June 3, 2024

After The Cameras Are Gone

Recent storms have wrung the last ounce of reserves out of every helper – and helping organization. The cameras are gone now. Emergency responders (those we make heroes) are standing down. Power is back. There are no more photos ops or press conference- able announcements.

But the wreckage is everywhere. What little people had put aside for graduation or a new/old car or the dentist  got sucked right out of that hole in their roof. They are still fixing what they can and wondering what to do about the rest. They have to go to work and get the kids to school and manage the “project” that is recovery. Repairs and food and replacing what they can. And applying for help in the small chance they’ll find their way through some indecipherable maze of eligibility. More people are hungry than before. More living with the threat of homelessness.

I saw more people disheartened by this series of storms than I have seen in the past. More HELPERS disheartened by this series of storms, landing as they did in the midst of a month when we thought we would be preparing, not live performing.

In my more cynical moments I have said about this work :

The private sector does everything for which there is profit to be made. The public sector tackles everything for which there is political credit to be won. Everything else – that which generates no profit nor garners credit – is assumed to be the work of the social sector.

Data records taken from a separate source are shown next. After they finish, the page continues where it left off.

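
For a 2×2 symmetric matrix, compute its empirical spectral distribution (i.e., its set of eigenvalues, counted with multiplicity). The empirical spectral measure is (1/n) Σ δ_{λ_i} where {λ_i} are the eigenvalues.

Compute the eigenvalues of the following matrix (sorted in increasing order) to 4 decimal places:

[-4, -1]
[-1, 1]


Since M is real symmetric, both eigenvalues are real; they are the roots of det(λI − M) = λ² − (tr M) λ + det M.
tr M = -4 + 1 = -3.
det M = (-4)·1 − (-1)² = -4 − 1 = -5.
Characteristic polynomial: λ² + 3λ − 5 = 0.
Discriminant Δ = (tr M)² − 4·det M = 9 − (-20) = 29; √Δ = 5.385165.
λ = (tr M ± √Δ)/2 = (-3 ± 5.385165)/2, giving (tr M − √Δ)/2 = -4.1926 and (tr M + √Δ)/2 = 1.1926.

Eigenvalues sorted in increasing order: [-4.1926, 1.1926].


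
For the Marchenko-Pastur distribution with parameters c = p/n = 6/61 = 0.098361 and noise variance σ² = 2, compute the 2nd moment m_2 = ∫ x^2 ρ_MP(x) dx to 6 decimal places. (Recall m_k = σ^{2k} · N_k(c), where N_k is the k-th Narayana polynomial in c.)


E[X²] = σ⁴ (1 + c) (second MP moment). With σ² = 2 (so σ⁴ = 4) and c = 6/61 = 0.098361: E[X²] = 4 · (1 + 0.098361) = 4 · 1.098361.

So E[X^2] = 4.393443.


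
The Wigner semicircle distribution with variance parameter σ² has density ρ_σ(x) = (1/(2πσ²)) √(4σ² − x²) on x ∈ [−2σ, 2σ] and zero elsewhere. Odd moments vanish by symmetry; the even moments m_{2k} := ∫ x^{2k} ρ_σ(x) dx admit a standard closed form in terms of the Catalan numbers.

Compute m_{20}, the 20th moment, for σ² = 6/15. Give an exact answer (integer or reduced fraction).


By the scaled semicircle moment identity, m_{2k} = σ^{2k} · C_k with k = 10.
C_10 = (1/(k+1)) · C(2k, k) = (1/11) · C(20, 10) = (1/11) · 184756 = 16796.
σ^{2k} = (σ²)^k = (6/15)^10 = 1024/9765625.

Therefore m_{20} = σ^{20} · C_10 = (1024/9765625) · 16796 = 17199104/9765625.


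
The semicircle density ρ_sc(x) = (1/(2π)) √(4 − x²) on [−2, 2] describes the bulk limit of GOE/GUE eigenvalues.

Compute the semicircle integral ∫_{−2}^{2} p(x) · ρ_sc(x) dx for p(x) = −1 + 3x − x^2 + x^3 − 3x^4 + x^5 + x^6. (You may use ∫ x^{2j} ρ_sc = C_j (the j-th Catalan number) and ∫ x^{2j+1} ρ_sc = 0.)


Write p(x) = Σ a_i x^i, split into monomials and integrate each against ρ_sc separately.
Using ∫ x^{2j} ρ_sc = C_j = (1/(j+1)) C(2j, j) (Catalan numbers) and ∫ x^{2j+1} ρ_sc = 0 (odd monomials vanish by symmetry):
  i = 0 (even): a_0 · C_{0} = -1 · 1 = -1
  i = 1 (odd): ∫ x^1 ρ_sc = 0 (vanishes)
  i = 2 (even): a_2 · C_{1} = -1 · 1 = -1
  i = 3 (odd): ∫ x^3 ρ_sc = 0 (vanishes)
  i = 4 (even): a_4 · C_{2} = -3 · 2 = -6
  i = 5 (odd): ∫ x^5 ρ_sc = 0 (vanishes)
  i = 6 (even): a_6 · C_{3} = 1 · 5 = 5

Summing the contributions: ∫_{−2}^{2} p(x) ρ_sc(x) dx = (-1) + (-1) + (-6) + 5 = -3.


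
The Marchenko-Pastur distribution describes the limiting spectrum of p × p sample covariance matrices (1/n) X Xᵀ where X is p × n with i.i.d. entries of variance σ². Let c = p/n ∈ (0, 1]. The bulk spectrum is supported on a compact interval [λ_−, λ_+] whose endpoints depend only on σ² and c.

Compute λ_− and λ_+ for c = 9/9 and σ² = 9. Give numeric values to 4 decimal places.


c = 9/9 = 1.000000; √c = 1.000000.
λ_− = σ² (1 − √c)² = 9 · (1 − 1.000000)² = 9 · (0.000000)² = 0.000000.
λ_+ = σ² (1 + √c)² = 9 · (1 + 1.000000)² = 9 · (2.000000)² = 36.000000.

Rounded to 4 decimal places: λ_− ≈ 0.0000, λ_+ ≈ 36.0000.


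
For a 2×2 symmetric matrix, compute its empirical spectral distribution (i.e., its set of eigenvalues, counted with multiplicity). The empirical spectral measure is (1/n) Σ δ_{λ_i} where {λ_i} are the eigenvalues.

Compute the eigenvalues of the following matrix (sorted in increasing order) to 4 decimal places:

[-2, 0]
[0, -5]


Since M is real symmetric, both eigenvalues are real; they are the roots of det(λI − M) = λ² − (tr M) λ + det M.
tr M = -2 + (-5) = -7.
det M = (-2)·(-5) − 0² = 10 − 0 = 10.
Characteristic polynomial: λ² + 7λ + 10 = 0.
Discriminant Δ = (tr M)² − 4·det M = 49 − 40 = 9; √Δ = 3.000000.
λ = (tr M ± √Δ)/2 = (-7 ± 3.000000)/2, giving (tr M − √Δ)/2 = -5.0000 and (tr M + √Δ)/2 = -2.0000.

Eigenvalues sorted in increasing order: [-5.0000, -2.0000].


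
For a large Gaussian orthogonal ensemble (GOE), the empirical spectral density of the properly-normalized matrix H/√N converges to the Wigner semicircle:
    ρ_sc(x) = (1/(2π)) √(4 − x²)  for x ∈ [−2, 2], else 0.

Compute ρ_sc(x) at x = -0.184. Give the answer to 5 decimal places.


ρ_sc(x) = (1/(2π)) √(4 − x²). With x = -0.184:
  4 − x² = 4 − (-0.184)² = 4 − 0.033856 = 3.966144.
  √(4 − x²) = 1.991518.
  1/(2π) = 0.159155.
  ρ_sc(-0.184) = 0.159155 · 1.991518 = 0.316960.

Rounded to 5 decimal places: ρ_sc(-0.184) ≈ 0.31696.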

The social sector I see today is exhausted, depleted and under resourced for what’s asked of it. Leaders of nonprofits are drained, plagued by out of touch and clueless boards, demanding and difficult funders. Staffs are drowning in waves of human need – systemic gaps, Grand Canyon sized, they cannot fill. Social sector nonprofits are running on empty – financially and emotionally.

The only way to stay sane is to renegotiate these expectations. To hold the line on commitments so that the gaps aren’t being filled at the expense of those still helping. Preserving and resourcing our institutions of support, harnessing generosity toward smart ways of helping, these must be our priorities.